Heading to Geneva to catch p with my wife Helen later, then back here tomorrow night for a week… Cool
Its freezing here, there is snow low down, but its great to be here….
Slippy up high – Shoes today:- Adidas Adizero XT4, and definitely going with my poles too – Black Diamond Ultra Carbon things…
Here I am back in Sunny Pakwach, on the Northern fringes of the Murchison Falls NAtional Park and work has as ever been long days and short breaks for runs in between.
After the Dalesway effort, I managed my recovery pretty quickly through some great bike rides with Helen and then some great mountain runs at a bit of a quicker pace than my Dalesway plodding and soon felt back up to scratch again.
Now I am back at work and reduced to the diet of 1hr most days and an occasional 1.5 hr blast, I am back to wondering whether my fitness will suffer overall. I am managing around 65km per week but at least it is quality stuff generally.
Temp 10km bursts with some fartlek sessions and an odd easy run have been combined with some hard runs on tired legs, to get a 42 minute 10km on the dirt rolling road near the camp ( best time to date is 41m 25s) – I hope to break into 40 mins before I leave in a couple of weeks, hard going in the heat to be honest.. Its super humid and around 35 degrees in the afternoons, mornings are a bit cooler but really damp and sticky.

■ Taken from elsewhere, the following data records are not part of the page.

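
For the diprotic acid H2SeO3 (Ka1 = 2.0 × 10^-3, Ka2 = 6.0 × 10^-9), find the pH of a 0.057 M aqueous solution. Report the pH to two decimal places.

Since Ka1 ≫ Ka2, the first ionization dominates [H+].
Ka1 = x²/(0.057 − x) = 2.0 × 10^-3
Solving the quadratic: x = (−Ka1 + √(Ka1² + 4·Ka1·C₀))/2 = 9.72 × 10^-3 M
pH = −log(9.72 × 10^-3) = 2.01

pH = 2.01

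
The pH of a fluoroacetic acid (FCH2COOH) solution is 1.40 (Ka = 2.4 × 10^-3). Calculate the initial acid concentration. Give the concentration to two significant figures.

[H+] = 10^(-1.40) = 3.98 × 10^-2 M = x
Ka = x²/(C₀ − x) ⇒ C₀ = x + x²/Ka
C₀ = 3.98 × 10^-2 + (3.98 × 10^-2)²/(2.4 × 10^-3) = 7.00 × 10^-1 M

C₀ = 7.0 × 10^-1 M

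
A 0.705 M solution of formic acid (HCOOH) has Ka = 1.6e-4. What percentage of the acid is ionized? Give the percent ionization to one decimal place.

HCOOH ⇌ HCOO- + H+; let x = [H+] at equilibrium.
x ≈ √(Ka·C₀) = √(1.6 × 10^-4 × 0.705) = 1.06 × 10^-2 M
Fraction ionized = 1.06 × 10^-2 / 0.705 = 0.0150 → 1.5%

1.5%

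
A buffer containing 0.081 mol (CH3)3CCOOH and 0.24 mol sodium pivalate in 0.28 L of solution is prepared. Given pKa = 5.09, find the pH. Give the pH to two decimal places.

pH = 5.56

Henderson–Hasselbalch: pH = pKa + log([(CH3)3CCOO-]/[(CH3)3CCOOH]) = 5.09 + log(0.24/0.081)
pH = 5.09 + (+0.472) = 5.56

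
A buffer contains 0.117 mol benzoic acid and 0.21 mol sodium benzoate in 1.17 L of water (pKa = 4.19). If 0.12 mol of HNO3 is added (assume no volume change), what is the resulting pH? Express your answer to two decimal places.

pH = 3.77

Added H+ converts C6H5COO- to C6H5COOH: C6H5COOH → 0.237 mol, C6H5COO- → 0.09 mol.
Henderson–Hasselbalch with mole ratio 0.09/0.237: pH = 4.19 + (-0.421)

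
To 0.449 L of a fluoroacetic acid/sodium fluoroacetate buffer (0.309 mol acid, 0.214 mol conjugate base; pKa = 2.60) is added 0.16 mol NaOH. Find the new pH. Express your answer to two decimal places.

OH- converts FCH2COOH to FCH2COO-: FCH2COOH → 0.149 mol, FCH2COO- → 0.374 mol.
pH = pKa + log(n_FCH2COO-/n_FCH2COOH) = 2.60 + log(0.374/0.149) = 2.60 + (+0.400)

pH = 3.00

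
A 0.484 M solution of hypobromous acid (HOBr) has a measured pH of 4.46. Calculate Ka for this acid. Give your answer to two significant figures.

[H+] = 10^(-4.46) = 3.47 × 10^-5 M
At equilibrium [HA] = 0.484 − 3.47 × 10^-5 = 4.84 × 10^-1 M
Ka = [H+][A-]/[HA] = (3.47 × 10^-5)² / 4.84 × 10^-1 = 2.5 × 10^-9

Ka = 2.5 × 10^-9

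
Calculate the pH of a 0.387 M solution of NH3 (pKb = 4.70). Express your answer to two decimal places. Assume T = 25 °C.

pH = 11.44

NH3 + H2O ⇌ NH4+ + OH-
Kb = 10^(−4.70) = 2.00 × 10^-5
From the ICE table, Kb = [OH-]²/(0.387 − [OH-]) = 2.00 × 10^-5.
Neglecting [OH-] in the denominator: [OH-] = √(2.00 × 10^-5 × 0.387) = 2.78 × 10^-3 M
Check: 0.72% ionized — well under 5%, approximation valid.
pOH = −log(2.78 × 10^-3) = 2.56; pH = 14.00 − 2.56 = 11.44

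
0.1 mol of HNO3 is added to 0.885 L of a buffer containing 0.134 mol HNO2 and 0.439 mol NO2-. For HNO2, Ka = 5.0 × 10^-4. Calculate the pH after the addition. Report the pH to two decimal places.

pH = 3.46

Added H+ converts NO2- to HNO2: HNO2 → 0.234 mol, NO2- → 0.339 mol.
pKa = −log(5.0 × 10^-4) = 3.301
Henderson–Hasselbalch with mole ratio 0.339/0.234: pH = 3.301 + (+0.161)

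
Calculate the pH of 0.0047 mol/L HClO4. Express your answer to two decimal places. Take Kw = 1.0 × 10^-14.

pH = 2.33

HClO4 is a strong acid and dissociates completely, so [H+] = 0.0047 M.
pH = -log(0.0047) = 2.33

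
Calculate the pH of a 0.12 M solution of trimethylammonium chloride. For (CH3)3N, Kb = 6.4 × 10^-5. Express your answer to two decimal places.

pH = 5.36

(CH3)3NH+ is the conjugate acid of the weak base (CH3)3N.
Ka = Kw/Kb = 1.0×10^-14 / 6.4 × 10^-5 = 1.56 × 10^-10
Ka = [H+]²/(0.12 − [H+]) = 1.56 × 10^-10
Since Ka ≪ C₀, [H+] ≈ √(Ka·C₀) = 4.33 × 10^-6 M.
pH = −log(4.33 × 10^-6) = 5.36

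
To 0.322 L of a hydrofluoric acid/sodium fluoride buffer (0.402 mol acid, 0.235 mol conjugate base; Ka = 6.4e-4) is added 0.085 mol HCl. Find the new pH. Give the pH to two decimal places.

After neutralization: n(HF) = 0.487 mol, n(F-) = 0.15 mol.
pKa = −log(6.4 × 10^-4) = 3.194
pH = pKa + log([A⁻]/[HA]) = 3.194 + log(0.15/0.487) = 3.194 -0.511

pH = 2.68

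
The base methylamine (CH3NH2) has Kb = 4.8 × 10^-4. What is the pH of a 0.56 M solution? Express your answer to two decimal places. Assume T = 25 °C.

CH3NH2 + H2O ⇌ CH3NH3+ + OH-
From the ICE table, Kb = x²/(0.56 − x) = 4.8 × 10^-4.
Since Kb ≪ C₀, x ≈ √(Kb·C₀) = 1.64 × 10^-2 M.
Check: 2.9% ionized — well under 5%, approximation valid.
pOH = −log(1.64 × 10^-2) = 1.79; pH = 14.00 − 1.79 = 12.21

pH = 12.21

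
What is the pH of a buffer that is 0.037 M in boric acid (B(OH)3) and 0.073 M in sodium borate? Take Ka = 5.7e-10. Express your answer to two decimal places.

pKa = −log(5.7 × 10^-10) = 9.244
pH = pKa + log([A⁻]/[HA]) = 9.244 + log(0.073/0.037)
pH = 9.244 + (+0.295) = 9.54

pH = 9.54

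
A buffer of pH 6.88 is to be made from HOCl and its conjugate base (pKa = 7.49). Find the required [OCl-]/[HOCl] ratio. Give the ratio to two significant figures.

pH = pKa + log(r) ⇒ log(r) = 6.88 − 7.49 = -0.61
r = [OCl-]/[HOCl] = 10^(-0.61) = 0.245

ratio = 0.25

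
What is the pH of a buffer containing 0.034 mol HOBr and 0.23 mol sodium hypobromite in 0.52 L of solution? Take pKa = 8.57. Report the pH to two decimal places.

pH = 9.40

Henderson–Hasselbalch: pH = pKa + log([OBr-]/[HOBr]) = 8.57 + log(0.23/0.034)
pH = 8.57 + (+0.830) = 9.40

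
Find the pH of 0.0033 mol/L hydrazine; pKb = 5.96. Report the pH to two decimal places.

N2H4 + H2O ⇌ N2H5+ + OH-
Kb = 10^(−5.96) = 1.10 × 10^-6
From the ICE table, Kb = [OH-]²/(0.0033 − [OH-]) = 1.10 × 10^-6.
Neglecting [OH-] in the denominator: [OH-] = √(1.10 × 10^-6 × 0.0033) = 6.02 × 10^-5 M
([OH-]/C₀ = 1.8% < 5%, so the approximation holds.)
pOH = 4.22, so pH = 14.00 − pOH = 9.78

pH = 9.78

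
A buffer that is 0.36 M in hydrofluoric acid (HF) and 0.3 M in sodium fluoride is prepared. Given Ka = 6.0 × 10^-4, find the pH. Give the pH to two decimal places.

pH = 3.14

pKa = −log(6.0 × 10^-4) = 3.222
Using pH = pKa + log([base]/[acid]) with [base]/[acid] = 0.3/0.36:
pH = 3.222 + (-0.079) = 3.14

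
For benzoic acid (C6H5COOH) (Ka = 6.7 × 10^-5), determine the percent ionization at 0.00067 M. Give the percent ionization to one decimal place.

C6H5COOH ⇌ C6H5COO- + H+; let x = [H+] at equilibrium.
Solve x² + 6.7e-05x − 4.49e-08 = 0 → x = 1.81 × 10^-4 M
Fraction ionized = 1.81 × 10^-4 / 0.00067 = 0.2701 → 27.0%

27.0%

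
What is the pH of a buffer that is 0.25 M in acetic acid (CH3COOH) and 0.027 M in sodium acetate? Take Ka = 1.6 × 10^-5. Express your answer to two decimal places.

pKa = −log(1.6 × 10^-5) = 4.796
pH = pKa + log([A⁻]/[HA]) = 4.796 + log(0.027/0.25)
pH = 4.796 + (-0.967) = 3.83

pH = 3.83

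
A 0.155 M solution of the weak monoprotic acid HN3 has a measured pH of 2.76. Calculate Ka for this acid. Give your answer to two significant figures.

[H+] = 10^(-2.76) = 1.74 × 10^-3 M
At equilibrium [HA] = 0.155 − 1.74 × 10^-3 = 1.53 × 10^-1 M
Ka = [H+][A-]/[HA] = (1.74 × 10^-3)² / 1.53 × 10^-1 = 2.0 × 10^-5

Ka = 2.0 × 10^-5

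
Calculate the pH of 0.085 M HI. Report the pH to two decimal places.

pH = 1.07

HI is a strong acid and dissociates completely, so [H+] = 0.085 M.
pH = -log(0.085) = 1.07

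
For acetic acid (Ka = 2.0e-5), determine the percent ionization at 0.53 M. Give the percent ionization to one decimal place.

0.6%

CH3COOH ⇌ CH3COO- + H+; let x = [H+] at equilibrium.
x ≈ √(Ka·C₀) = √(2.0 × 10^-5 × 0.53) = 3.26 × 10^-3 M
% ionization = x/C₀ × 100% = 3.26 × 10^-3/0.53 × 100% = 0.6%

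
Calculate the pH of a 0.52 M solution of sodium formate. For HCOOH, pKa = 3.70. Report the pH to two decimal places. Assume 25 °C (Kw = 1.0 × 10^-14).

pH = 8.71

HCOO- is the conjugate base of the weak acid HCOOH.
Ka = 10^(−3.70) = 2.00 × 10^-4
Kb = Kw/Ka = 1.0×10^-14 / 2.00 × 10^-4 = 5.00 × 10^-11
Let x = [OH-] at equilibrium. Kb = x²/(0.52 − x).
Assume x ≪ 0.52: x ≈ √(5.00 × 10^-11 × 0.52) = 5.10 × 10^-6 M
pOH = −log(5.10 × 10^-6) = 5.29; pH = 14.00 − 5.29 = 8.71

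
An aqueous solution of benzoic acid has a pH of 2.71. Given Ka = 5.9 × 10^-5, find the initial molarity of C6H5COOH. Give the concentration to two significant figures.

C₀ = 6.6 × 10^-2 M

[H+] = 10^(-2.71) = 1.95 × 10^-3 M = x
Ka = x²/(C₀ − x) ⇒ C₀ = x + x²/Ka
C₀ = 1.95 × 10^-3 + (1.95 × 10^-3)²/(5.9 × 10^-5) = 6.64 × 10^-2 M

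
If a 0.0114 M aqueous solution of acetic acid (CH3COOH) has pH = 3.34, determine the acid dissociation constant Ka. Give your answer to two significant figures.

Ka = 1.9 × 10^-5

[H+] = 10^(-3.34) = 4.57 × 10^-4 M
At equilibrium [HA] = 0.0114 − 4.57 × 10^-4 = 1.09 × 10^-2 M
Ka = [H+][A-]/[HA] = (4.57 × 10^-4)² / 1.09 × 10^-2 = 1.9 × 10^-5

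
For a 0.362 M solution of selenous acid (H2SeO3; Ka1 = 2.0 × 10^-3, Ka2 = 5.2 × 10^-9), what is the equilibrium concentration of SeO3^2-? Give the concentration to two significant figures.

First ionization gives [H+] ≈ [HSeO3-] = 2.59 × 10^-2 M.
Second step: Ka2 = [H+][SeO3^2-]/[HSeO3-] ≈ [SeO3^2-] (since [H+] ≈ [HSeO3-]).
So [SeO3^2-] ≈ Ka2.

5.2 × 10^-9 M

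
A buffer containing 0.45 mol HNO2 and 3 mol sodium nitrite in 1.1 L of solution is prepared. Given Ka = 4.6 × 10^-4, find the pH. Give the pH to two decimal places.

pH = 4.16

pKa = −log(4.6 × 10^-4) = 3.337
pH = pKa + log([A⁻]/[HA]) = 3.337 + log(3/0.45)
pH = 3.337 + (+0.824) = 4.16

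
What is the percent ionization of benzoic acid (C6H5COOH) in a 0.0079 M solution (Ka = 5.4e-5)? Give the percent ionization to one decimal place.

7.9%

C6H5COOH ⇌ C6H5COO- + H+; let x = [H+] at equilibrium.
Solve x² + 5.4e-05x − 4.27e-07 = 0 → x = 6.27 × 10^-4 M
Fraction ionized = 6.27 × 10^-4 / 0.0079 = 0.0794 → 7.9%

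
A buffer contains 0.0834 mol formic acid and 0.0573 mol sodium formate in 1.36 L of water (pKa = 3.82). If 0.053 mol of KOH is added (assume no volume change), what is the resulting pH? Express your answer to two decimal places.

After neutralization: n(HCOOH) = 0.0304 mol, n(HCOO-) = 0.11 mol.
Henderson–Hasselbalch with mole ratio 0.11/0.0304: pH = 3.82 + (+0.559)

pH = 4.38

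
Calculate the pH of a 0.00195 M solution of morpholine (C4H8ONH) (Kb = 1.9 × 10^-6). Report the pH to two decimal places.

C4H8ONH + H2O ⇌ C4H8ONH2+ + OH-
From the ICE table, Kb = [OH-]²/(0.00195 − [OH-]) = 1.9 × 10^-6.
Neglecting [OH-] in the denominator: [OH-] = √(1.9 × 10^-6 × 0.00195) = 6.09 × 10^-5 M
Check: 3.1% ionized — well under 5%, approximation valid.
pOH = −log(6.09 × 10^-5) = 4.22; pH = 14.00 − 4.22 = 9.78

pH = 9.78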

Had some fantastiuc mornings out in misty conditions with the odd view of an elephant here and there or fresh elephant tracks as a minimum and that feels great – being in the environs of such beautiful animals… Also seen a few Ugandan Kob whislt out, and a Crested Eagle, not to mention hippo tracks and some fantastic giant cows with huge vertical horns – the only cows apparently that can survive the Tsetse fly and sleeping sickness onslaught in this area ( There are a heck of a lot of them about right now).
Although I have a sore throat today, I should be better by the morning. My throat is usually an indication of starting to over do it, what with late nights from work, early mornings and the running too…
Best run so far this trip has to be a 1hr 33min half marathon time on my 5km track, the psychological effort of doing a double there and back is harder than the actual running. I managed to run it at a significant begative split, each 5km building speed on the last and was pleased with how I felt.
I have a little balance board made of a square of wood with a 4cm rise for balanceing fore footed on one leg at many different angles, to build core stability and also activate all the minor muscle groups ( from Eric Ortons recent book ” The Cool Impossible) – a wicked little bit of kit that really helps with running form and muscle stability and minor muscle group strength) Its a great book too with some good key concepts to cogitate upon and put into practice..
RIght thats it for now, I keep myself going with thoughts of the Alps to which I am headed via North Wales on my next leave. I really want to get for a run in Wales with my mates before I head to the alps – Switzerland / France for running and biking befoire working with Helen on a classic TDF alpine cols trip, where I get to cycle a load of them… Then its off to Italian Alps for 10 days mountain and road biking, running, eating, walking … awesome!!!